China's new vehicle market continued to recover in December 2020, with sales rising by 6.4% to 2.83m units from 2.66m units in the same month of the previous year, based on passenger car and commercial vehicle wholesale data released by the China Association of Automobile Manufacturers (CAAM).
Earlier, the China Passenger Car Association (CPCA) had said the country's new passenger vehicle market also continued to recover last month, with sales rising by 6.6% year-on-year to 2.29m units.
The Chinese economy has rebounded strongly from the COVID-19 pandemic, with GDP growth estimated at around 5.5% year-on-year in the fourth quarter of 2020. Government data showed the economy expanded by 4.9% in the third quarter and by 3.2% in the second quarter, after a 6.8% contraction in the first quarter.

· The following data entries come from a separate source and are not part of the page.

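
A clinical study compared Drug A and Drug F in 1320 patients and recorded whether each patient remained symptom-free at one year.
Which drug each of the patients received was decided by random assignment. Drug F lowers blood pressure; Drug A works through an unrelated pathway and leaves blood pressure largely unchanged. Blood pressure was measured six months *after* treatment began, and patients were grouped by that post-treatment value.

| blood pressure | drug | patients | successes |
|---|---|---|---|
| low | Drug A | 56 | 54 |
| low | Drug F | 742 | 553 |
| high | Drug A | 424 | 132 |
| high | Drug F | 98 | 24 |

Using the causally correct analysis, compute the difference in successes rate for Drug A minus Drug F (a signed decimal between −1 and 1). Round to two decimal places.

-0.30

The stratified and pooled comparisons disagree (Drug A wins within each blood pressure; Drug F wins overall), so the answer turns on the causal role of blood pressure.
Blood pressure here is a post-treatment variable shaped by the drug; conditioning on it would introduce bias rather than remove it. The overall comparison is the causal one.
The causal difference is the pooled difference: 0.388 − 0.687 = -0.299.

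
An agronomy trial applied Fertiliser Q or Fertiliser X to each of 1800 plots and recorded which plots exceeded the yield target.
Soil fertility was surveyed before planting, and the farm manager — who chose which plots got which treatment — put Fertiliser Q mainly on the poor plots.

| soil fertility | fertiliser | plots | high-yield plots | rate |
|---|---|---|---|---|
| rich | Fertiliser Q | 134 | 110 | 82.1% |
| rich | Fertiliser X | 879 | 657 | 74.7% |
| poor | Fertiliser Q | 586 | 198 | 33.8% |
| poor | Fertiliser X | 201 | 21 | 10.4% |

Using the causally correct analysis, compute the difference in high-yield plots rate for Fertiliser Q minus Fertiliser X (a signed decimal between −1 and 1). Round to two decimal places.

Here soil fertility is a common cause — it drives both which fertiliser a case falls under and the outcome. The crude comparison mixes populations; the stratum-specific rates are the causally relevant ones.
Adjusting over the population distribution of soil fertility: 0.563·(0.821−0.747) + 0.437·(0.338−0.104) = +0.143.

+0.14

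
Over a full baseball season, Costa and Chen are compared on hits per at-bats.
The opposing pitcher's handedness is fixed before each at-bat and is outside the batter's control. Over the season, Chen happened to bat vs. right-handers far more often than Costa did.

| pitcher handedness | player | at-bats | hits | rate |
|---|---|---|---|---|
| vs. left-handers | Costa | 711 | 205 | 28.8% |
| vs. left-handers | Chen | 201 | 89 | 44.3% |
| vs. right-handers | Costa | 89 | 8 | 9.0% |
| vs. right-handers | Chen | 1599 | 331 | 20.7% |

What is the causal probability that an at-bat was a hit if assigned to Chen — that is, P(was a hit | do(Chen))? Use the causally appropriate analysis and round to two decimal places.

0.29

The imbalance in pitcher handedness arose from how at-bats were allocated, not from anything the player did; and pitcher handedness independently affects the outcome. The pooled gap is confounded — condition on pitcher handedness.
Standardising Chen to the population pitcher handedness mix: 0.351·89/201 + 0.649·331/1599 = 0.290.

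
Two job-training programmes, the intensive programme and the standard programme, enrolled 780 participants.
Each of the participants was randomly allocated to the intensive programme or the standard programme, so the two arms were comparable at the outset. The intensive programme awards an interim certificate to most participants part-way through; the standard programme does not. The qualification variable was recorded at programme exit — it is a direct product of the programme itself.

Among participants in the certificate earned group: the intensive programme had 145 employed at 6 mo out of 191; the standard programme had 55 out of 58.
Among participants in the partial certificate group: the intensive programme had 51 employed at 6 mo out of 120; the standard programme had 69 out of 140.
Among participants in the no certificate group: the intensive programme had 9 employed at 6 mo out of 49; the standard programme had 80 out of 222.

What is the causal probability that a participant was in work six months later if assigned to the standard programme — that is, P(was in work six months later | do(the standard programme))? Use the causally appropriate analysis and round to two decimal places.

The distribution of qualification attained during the programme is itself part of what the programme does — it is an intermediate outcome. Holding it fixed would remove that part of the effect; the total effect is the pooled difference.
So P(outcome | do(the standard programme)) is just the pooled rate for the standard programme: 204/420 = 0.486.

0.49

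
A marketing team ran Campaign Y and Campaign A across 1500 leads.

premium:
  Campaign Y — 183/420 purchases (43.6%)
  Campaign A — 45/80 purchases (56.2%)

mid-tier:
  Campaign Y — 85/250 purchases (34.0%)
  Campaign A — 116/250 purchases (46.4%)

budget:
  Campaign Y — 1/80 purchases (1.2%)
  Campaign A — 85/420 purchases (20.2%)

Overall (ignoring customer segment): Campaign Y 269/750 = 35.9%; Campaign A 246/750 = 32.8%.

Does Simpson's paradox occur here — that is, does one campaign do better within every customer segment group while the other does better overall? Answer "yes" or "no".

Within each customer segment level (premium 43.6% vs 56.2%; mid-tier 34.0% vs 46.4%; budget 1.2% vs 20.2%), Campaign A has the higher rate every time. Pooled: 35.9% vs 32.8% — Campaign Y has the higher rate overall. The two comparisons disagree.

yes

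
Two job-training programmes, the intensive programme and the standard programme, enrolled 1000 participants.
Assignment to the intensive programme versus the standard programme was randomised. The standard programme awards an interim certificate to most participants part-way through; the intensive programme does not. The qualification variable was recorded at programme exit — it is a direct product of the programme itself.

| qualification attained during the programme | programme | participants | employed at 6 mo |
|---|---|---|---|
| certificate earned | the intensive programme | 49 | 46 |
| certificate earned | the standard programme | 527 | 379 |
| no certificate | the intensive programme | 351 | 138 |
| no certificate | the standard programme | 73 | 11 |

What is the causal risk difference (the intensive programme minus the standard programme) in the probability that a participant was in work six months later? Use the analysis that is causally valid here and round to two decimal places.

-0.19

Within every qualification attained during the programme level the intensive programme has the higher rate, yet pooled the standard programme does — Simpson's reversal.
Qualification attained during the programme is downstream of the programme. One should not condition on a consequence of treatment, so the overall rates are the right comparison.
The causal difference is the pooled difference: 0.460 − 0.650 = -0.190.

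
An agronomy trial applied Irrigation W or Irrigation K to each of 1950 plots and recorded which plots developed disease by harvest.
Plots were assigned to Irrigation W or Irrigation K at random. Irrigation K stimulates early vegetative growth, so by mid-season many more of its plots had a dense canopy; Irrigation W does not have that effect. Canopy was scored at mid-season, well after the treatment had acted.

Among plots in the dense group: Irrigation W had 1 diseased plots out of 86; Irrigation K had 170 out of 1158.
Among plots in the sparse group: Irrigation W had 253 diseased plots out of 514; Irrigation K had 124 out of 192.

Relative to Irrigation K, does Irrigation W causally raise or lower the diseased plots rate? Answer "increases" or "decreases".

The mid-season canopy-specific comparison favours Irrigation W throughout, but the pooled figures favour Irrigation K. The question is whether to condition on mid-season canopy.
Stratifying would compare irrigations among plots the irrigations themselves sorted into mid-season canopy groups — a form of selection on an intermediate. The unconditioned pooled rates give the total causal effect.
Pooled: Irrigation W 42.3% vs Irrigation K 21.8%; Irrigation K is lower overall.

increases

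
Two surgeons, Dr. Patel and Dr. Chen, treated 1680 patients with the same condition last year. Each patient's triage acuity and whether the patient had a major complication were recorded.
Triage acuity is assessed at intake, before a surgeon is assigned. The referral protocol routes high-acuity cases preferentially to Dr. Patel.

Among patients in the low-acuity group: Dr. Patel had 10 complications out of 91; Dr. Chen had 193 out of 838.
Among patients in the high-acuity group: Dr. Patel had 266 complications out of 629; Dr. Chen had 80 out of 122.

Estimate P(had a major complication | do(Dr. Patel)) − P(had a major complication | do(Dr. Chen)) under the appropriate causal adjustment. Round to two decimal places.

-0.17

Since triage acuity is a pre-existing factor (not a product of the surgeon) and it affects the outcome on its own, it is a confounder. The stratified rates, not the pooled rate, identify the causal effect.
Adjusting over the population distribution of triage acuity: 0.553·(0.110−0.230) + 0.447·(0.423−0.656) = -0.171.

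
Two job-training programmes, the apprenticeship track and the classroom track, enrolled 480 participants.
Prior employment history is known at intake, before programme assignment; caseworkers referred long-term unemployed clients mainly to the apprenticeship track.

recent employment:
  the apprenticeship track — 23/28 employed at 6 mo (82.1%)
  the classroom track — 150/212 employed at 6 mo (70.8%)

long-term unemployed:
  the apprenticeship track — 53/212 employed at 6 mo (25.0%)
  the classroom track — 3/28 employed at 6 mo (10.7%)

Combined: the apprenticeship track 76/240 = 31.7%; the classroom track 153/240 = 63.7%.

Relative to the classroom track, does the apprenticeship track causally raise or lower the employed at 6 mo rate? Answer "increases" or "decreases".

the apprenticeship track is higher inside every prior employment history stratum but the classroom track is higher in aggregate. Whether to stratify depends on how prior employment history relates to the programme.
Here prior employment history is a common cause — it drives both which programme a case falls under and the outcome. The crude comparison mixes populations; the stratum-specific rates are the causally relevant ones.
Within each level — recent employment: 82.1% vs 70.8%; long-term unemployed: 25.0% vs 10.7% — the apprenticeship track is higher every time.

increases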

Total vehicle sales in 2020 declined by 1.9% to 25.311m units after falling by 8.2% to 25.769m units in 2019, with passenger vehicle sales down by 6% at 20.178m units while commercial vehicle sales surged by 18.7% to 5.133m units – driven by government infrastructure investment and by stricter emission regulations forcing operators to upgrade their vehicles.
After declining by almost 17% to 10.260m units in the first half of 2020, new vehicle sales rebounded strongly in the second half, by almost 12% to 15.051m units, driven by significant financial stimulus and by local government measures to encourage vehicle purchases, including the lifting of restrictions on the issue of new vehicle licence plates in major cities.
Sales of new energy vehicles (NEVs) jumped by almost 50% to 248,000 units in December and by close to 11% to 1.367m units over the full year – including 1.116m battery-powered vehicles and 251,000 plug-in hybrid vehicles.
The association sale it expects total vehicle sales to rise by 4% to 26m units in 2021.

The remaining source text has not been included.